Un surinvestissement inquiétant
Sans être exhaustifs, ces résultats signalent quelques éléments centraux qui paraissent contribuer si non au bonheur des généralistes tout au moins à la réduction du risque de détresse et d’insatisfaction, tel le temps de travail, le recul vis-à-vis des nouvelles technologies et la préservation d’un équilibre personnel. D’ailleurs, sans surprise, les données concernant les médecins en souffrance confirment ce schéma : ils ont une activité plus soutenue que leurs confrères (58 % ont plus de 120 patients en semaine contre 49 % pour l’ensemble des sondés), sont plus souvent mobilisés le week-end et doivent consacrer plus de temps aux tâches administratives. Très réticents vis-à-vis des évolutions récentes de leur profession, se sentant délaissés par les pouvoirs publics et très nombreux à évoquer des répercussions négatives de leur métier sur leur vie personnelle, ils trouvent leur réconfort dans leurs relations avec leurs patients, qu’ils sont 89 % à juger satisfaisantes (contre 72 % pour l’ensemble des médecins). Bien qu’apparemment réconfortant, ce surinvestissement pourrait être un signe évocateur d’épuisement professionnel : 81 % de ces praticiens en souffrance déclarent d’ailleurs avoir déjà été en situation de burn out. Enfin on retiendra que les femmes et les plus jeunes sont plus représentés chez les « modernistes inquiets », qui tout en jugeant positifs les récents changements se montrent circonspects pour l’avenir.
Tous différents mais avec un regard identique
Le paysage dessiné par l’étude A + A rappelle la diversité des profils des médecins généralistes, des éléments indispensables pour une meilleure prévention et une sensibilisation aux troubles psychosociaux.

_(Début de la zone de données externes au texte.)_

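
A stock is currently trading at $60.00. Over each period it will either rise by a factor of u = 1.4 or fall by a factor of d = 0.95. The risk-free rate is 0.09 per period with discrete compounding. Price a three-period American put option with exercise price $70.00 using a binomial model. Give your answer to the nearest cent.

$10.00

Risk-neutral probability p = (1 + 0.09 − 0.95)/(1.4 − 0.95) = 0.1400/0.4500 = 0.3111
Terminal stock prices: S_uuu = 164.6, S_uud = 111.7, S_udd = 75.81, S_ddd = 51.44
Terminal payoffs (K − S): max(-94.64, 0) = 0, max(-41.72, 0) = 0, max(-5.81, 0) = 0, max(18.56, 0) = 18.56
Node uu (S = 117.6): continuation = 1/1.09·[0.3111·0.0000 + 0.6889·0.0000] = 0.0000; exercise value = 0.0000 ≤ continuation, so V_uu = 0.0000
Node ud (S = 79.8): continuation = 1/1.09·[0.3111·0.0000 + 0.6889·0.0000] = 0.0000; exercise value = 0.0000 ≤ continuation, so V_ud = 0.0000
Node dd (S = 54.15): continuation = 1/1.09·[0.3111·0.0000 + 0.6889·18.5575] = 11.7285; exercise value = 15.8500 > continuation, so V_dd = 15.8500 (exercise)
Node u (S = 84): continuation = 1/1.09·[0.3111·0.0000 + 0.6889·0.0000] = 0.0000; exercise value = 0.0000 ≤ continuation, so V_u = 0.0000
Node d (S = 57): continuation = 1/1.09·[0.3111·0.0000 + 0.6889·15.8500] = 10.0173; exercise value = 13.0000 > continuation, so V_d = 13.0000 (exercise)
Node 0 (S = 60): continuation = 1/1.09·[0.3111·0.0000 + 0.6889·13.0000] = 8.2161; exercise value = 10.0000 > continuation, so V_0 = 10.0000 (exercise)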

C’est finalement dans leur appréciation de l’évolution de la qualité des soins que les médecins et les professionnels de santé offrent un portrait plus homogène. Ainsi, l’enquête menée par 360 Medical en partenariat avec Egora et A plus A auprès de 4 635 professionnels de santé a révélé que pour « 93 % des médecins et 99 % des infirmiers en exercice, la qualité des soins est en danger en France ». Un résultat sans contraste.